The forest industry isn’t buying it, arguing that the legislators and environmental groups are racing ahead to fix a problem that doesn’t exist.
Conservation groups are trying to build evidence that the reforms are past due.
The Center for Sustainable Economy — a national organization with a three-month-old branch in Lake Oswego — filed a complaint Dec. 18 with the Sustainable Forestry Initiative. The complaint claims that Plum Creek, a Seattle-based company that logs along the Oregon coast, violated the practices required for the sustainable forestry certification.
The complaint asks for Plum Creek’s certification to be suspended, the logo removed from the company’s products and an investigation. John Talberth, head of the organization, is skeptical the certifying body’s investigation will have any effect. Instead, he’s hoping to rally enough outrage over Oregon’s accepted timber practices that residents demand reforms.
“The state and private forest lands are already in tragic conditions, and part of the problem is that Oregon has some of the weakest regulations in the region,” Talberth said.
An Oregonian investigation in October found that Oregon lacks the buffers and pesticide spraying parameters other western states require.
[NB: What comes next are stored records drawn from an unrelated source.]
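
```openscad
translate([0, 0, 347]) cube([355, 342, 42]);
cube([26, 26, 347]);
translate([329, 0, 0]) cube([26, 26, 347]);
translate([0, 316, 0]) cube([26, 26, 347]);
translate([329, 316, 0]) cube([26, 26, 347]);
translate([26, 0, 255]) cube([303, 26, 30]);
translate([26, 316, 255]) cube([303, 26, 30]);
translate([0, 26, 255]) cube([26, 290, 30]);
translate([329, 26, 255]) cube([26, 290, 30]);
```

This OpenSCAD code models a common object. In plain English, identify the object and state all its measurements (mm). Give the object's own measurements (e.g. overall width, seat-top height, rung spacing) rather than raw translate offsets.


A four-legged stool. The seat is a 355×342×42 mm slab whose top surface is at z = 389 mm; four square legs, each 26×26 mm in cross-section, run from the floor (z = 0) to the underside of the seat, each flush with a corner of the seat. Four stretchers, 26 mm wide and 30 mm tall, connect adjacent legs with their undersides at z = 255 mm, each running between the inner faces of the legs it joins and aligned with the legs' outer faces on the other axis.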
Oregon Wild has long advocated for stream protections, not just for the residents who drink the water, but for salmon and other wildlife that live in and near it. Steve Pedery, conservation director of the conservation group, said it struggles each year to rally enough legislators to stand up to the timber industry.
But with recent attention to herbicide spraying missing its mark, prompting complaints from Curry County residents, Pedery and others think this might be their chance.
“I’m not sure how it will play out. I tend to view the herbicide issue as the test case to see if this Legislature has the belly to stand up to the timber industry,” Pedery said.
Those in the industry are skeptical Oregon needs to change. Scott Dahlman, who heads the industry group Oregonians for Food and Shelter, said buffers aren’t needed.
The group advocates for the right of farmers, foresters and chemical suppliers and sprayers to use pesticides. Dahlman said most people who use pesticides are careful with the application, and that Oregon’s loose restrictions give workers the freedom to note weather conditions and make spraying decisions on the fly.
“Putting a numerical buffer in place is just taking away the flexibility of operators to apply where they need to,” Dahlman said.
Any new oversight would also depend on money, which the Oregon Department of Forestry lacks.
The department cut back on staff and priorities in previous years to make up for declining revenue. Increasing oversight of logging would require a shifting of resources for legislators.
Lininger said she thinks that’s possible.
“There’s a lot of shared recognition we can make some progress by funding adequate oversight,” Lininger said. “I think there’s a lot of willingness to take steps to make sure we’re protecting public health and drinking water.”